Suppose it is well know, at least by Evil Hacker and his friends, that certain versions of PHP have a critical security vulnerability. Suppose it is easy for Evil Hacker to find out which version of PHP (or Apache, Linux, Windows, Moodle, ...) you are running. Suppose you are running a version that is vulnerable, then you are big trouble.

For example, as I write this, the front page of MoodleDocs is announcing to the world (via the HTTP headers):

HTTP/1.x 200 OK
Date: Fri, 06 Nov 2009 15:15:29 GMT
Server: Apache
X-Powered-By: PHP/5.2.5
...

The Server line is good. Many web sites use Apache. We are not revealing much there. The X-Powered-By line is not following good practice. It is revealing the exact version of PHP being used.

One very common method that lets users learn a lot about how your server is set up is error messages. It is not only exact version numbers that can help an attacker. For example knowing where things are stored on the server's hard disc can also be useful information, and error messages often include file paths.


How Moodle avoids this problem

Moodle makes it easy for you to hide error messages, or only have them sent to your log files.

There are warnings for administrators if errors are set to be displayed on-screen.

However, there are options in Moodle to display errors on-screen, for the benefit of developers working on development servers.

Similarly, Moodle provides easy access to the PHP info page, which reveals almost everything about your sever, but only if you are logged in as admin.

Moodle is naughty. With the standard theme, it is easy to find out exactly which version of Moodle is being used from the site home page.

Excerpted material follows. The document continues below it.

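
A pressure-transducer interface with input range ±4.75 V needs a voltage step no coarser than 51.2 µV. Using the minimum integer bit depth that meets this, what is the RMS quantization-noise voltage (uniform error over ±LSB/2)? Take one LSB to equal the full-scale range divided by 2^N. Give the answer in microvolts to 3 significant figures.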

What you need to do in your code

  • Only reveal technical information in the parts of error messages that go into the log files. The user-facing error message should describe the problem in more general terms.


What you need to do as an administrator

  • Configure your sever to only send out minimal information about which platform and Moodle version you are running.
  • Make sure technical error messages are only sent to log files, not displayed on screen.